After each count, the method deletes from the rankings any losing candidate without whom another losing candidate would have won. Sure, there's a problem when 2 losing candidates would have each won without the other. In that case maybe go by which one has the most voter support by some measure--maybe which one pairbeats the other. Maybe by which is ranked first by the most. The former sounds better.

Repeat till there's only one candidate left.

Considering how good candidate withdrawal is, automatic candidate withdrawal sounded pretty good, and still does.

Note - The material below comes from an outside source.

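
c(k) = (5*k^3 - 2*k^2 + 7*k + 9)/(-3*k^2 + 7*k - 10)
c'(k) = (6*k - 7)*(5*k^3 - 2*k^2 + 7*k + 9)/(-3*k^2 + 7*k - 10)^2 + (15*k^2 - 4*k + 7)/(-3*k^2 + 7*k - 10)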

But when I found that IRV with automatic candidate withdrawal ils subject to order-reversal, and that the same is true of ordered Buckliln with automatic candidate withdrawal, I abandoned automatic candidate withdrawal. At that time my standards for new methods were unrealistically high: I was lookling for one that wan't vulnerable to offensive order-reversal.

But, because all nonprobabilistic 1-balloting methods that don't have worse problems are vulnerable to order-reversal, maybe automatic candidate withdrawal deserves another look. Maybe ordinary ordered Bucklin deserves another look too (I likewise abandoned it when I found that it was vulnerable to order-reversal). But especiallly automatic candidate withdrawal should be checked-out.

When I abandoned it then, I probably didn't even check Condorcet with automatic candidate withdrawal. I still haven't. Since, other than with enhancements such as I've described, a method has no way of finding the CW or the order-reversers in a circular tie, all 1-balloting methods must be vulnerable to order-reversal. But it isn't immediately obvious how Condorcet wv with automatic candidate withdrawal would have that vulnerability. After all, since, unlike IRV, wv's only defensive strategy need is caused by offensive order-reversal, and since that is gotten rid of by the candidate withdrawal option, and presumably by automatic candidate withdrawal, it isn't obvious how order-reversal could remain a problem for wv with automatic candidate withdrawal. That should be checked out. That combination, wv and automatic candidate withdrawal might turn out to be a winning combination that will further improve wv's freedom from strategy need.